Drawing (Wrong) Conclusions from Analytics
Data-driven design is all the rage these days. Companies everywhere are utilizing big data to make decisions for their products every single day. But, big data does not equal good data. Data without context can drive incorrect, bad, or harmful decisions.
Let’s say you have a mobile app product. You are using an analytics tool like Firebase or UXCam that tells you how people use the app – everything from where they navigate, what buttons they tap, how much money they spend, and how much time they spend in the app. You notice that a certain feature you built & released 6 months ago hasn’t been used a single time. Not. One. Time. Your first instinct could be to remove that feature entirely. No one’s using it, why not? Well, let’s consider a few possibilities. Did it solve the right problem for your users? Did you pinpoint a problem, but your solution wasn’t the right one? Did no one notice that feature was added to the menu? Did the name you chose for the menu item make people think it was something else entirely, but they actually did need the feature you released?
Take this cautionary tale from this InfoWorld blog, for instance.
One of the classic stories of how data out of context can lead to distorted conclusions comes from Harvard University professor Gary King, director of the Institute for Quantitative Social Science. A Big Data project was attempting to use Twitter feeds and other social media posts to predict the U.S. unemployment rate, by monitoring key words like “jobs,” “unemployment,” and “classifieds.”
Using an analytics technique called sentiment analysis, the group collected tweets and other social media posts that included these words to see if there were correlations between an increase or decrease in them and the monthly unemployment rate.
While monitoring them, the researchers noticed a huge spike in the number of tweets containing one of those key words. But, as King noted, they later discovered it had nothing to do with unemployment. “What they hadn’t noticed was Steve Jobs died,” he said.
Infoworld.com article
With data-driven design, it’s important to use a mix of qualitative and quantitative methods. Quantitative data tells you who, what, when, and where something is happening. Qualitative data tells you how and why it’s happening. Non-numerical data is still data.

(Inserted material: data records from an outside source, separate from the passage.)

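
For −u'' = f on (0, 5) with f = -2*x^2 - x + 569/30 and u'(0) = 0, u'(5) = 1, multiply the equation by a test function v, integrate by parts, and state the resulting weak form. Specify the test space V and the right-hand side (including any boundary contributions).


V = H^1(0, 5) (v unrestricted at boundary; u is determined up to an additive constant); weak form: ∫_0^5 u'v' dx = ∫_0^5 (-2*x^2 - x + 569/30) v dx + v(5) for all v ∈ V.

Multiply both sides by a test function v and integrate from 0 to 5:
  ∫_0^5 −u''(x) v(x) dx = ∫_0^5 f(x) v(x) dx.
Integrate the LHS by parts once:
  ∫_0^5 −u'' v dx = −[u'(x) v(x)]_0^5 + ∫_0^5 u'(x) v'(x) dx.
Thus ∫_0^5 u'(x) v'(x) dx = ∫_0^5 f(x) v(x) dx + [u'(x) v(x)]_0^5.
Choose V so that boundary terms are either known or forced to vanish.
u has inhomogeneous Neumann u'(0) = 0, u'(5) = 1. [u' v]_0^5 = (1)·v(5) − (0)·v(0) = v(5). Take V = H^1(0, 5); boundary term becomes part of RHS.
Weak formulation: find u (satisfying any essential BC) such that ∫_0^5 u'(x) v'(x) dx = ∫_0^5 f v dx + v(5) for all v ∈ V (Neumann data are natural BCs: they enter the RHS as boundary terms).
Substituting f(x) = -2*x^2 - x + 569/30, the right-hand side is ∫_0^5 (-2*x^2 - x + 569/30) v dx + v(5).
Compatibility check (pure Neumann): taking v ≡ 1 ∈ V gives 0 = ∫_0^5 f dx + (1) − (0), i.e. ∫_0^5 f dx must equal u'(0) − u'(5) = -1. Indeed ∫_0^5 (-2*x^2 - x + 569/30) dx = -1, so the data are compatible. The solution is then unique only up to an additive constant (fix it e.g. by requiring ∫_0^5 u dx = 0).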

Consider another seemingly positive metric – time spent on a page. You’ve noticed users in your app are spending a lot of time on one specific screen – GREAT! You’ve delivered something that is valuable to your users – champagne all around. Or is it? Time spent on a page tells you just that – how long someone was there. What it won’t tell you is that, of the potential reasons someone spent an exorbitant amount of time on that page, was because the form they were filling out froze and they had to fill it out three times before it went through successfully, or that they had to read and re-read the page 2-3 times looking for specific information and couldn’t find it. That time spent could have been a positive experience or a negative one – but only one of those will result in better user retention or happier customers.
In order to build user-centered products, you should balance your data with input and feedback from real people. Design decisions should be based on UX research findings and insights from real users. The very definition of user experience is that you should be designing products for and with real people. Data can help improve your product in a number of ways. Data can help:
- Prove that your product is on track
- Reveal pain points or opportunities for improvement
- Discover new trends or patterns
- Show that your iterative improvements are working
Data can help you find the problem but shouldn’t dictate how you solve the problem. It’s easy to jump to conclusions in an effort to save time. Data is a tool, not a solution. Data should validate your design decisions, not drive them. There’s a difference. Ensure that you’re balancing your quantitative data with your qualitative to build a truly user-centered product.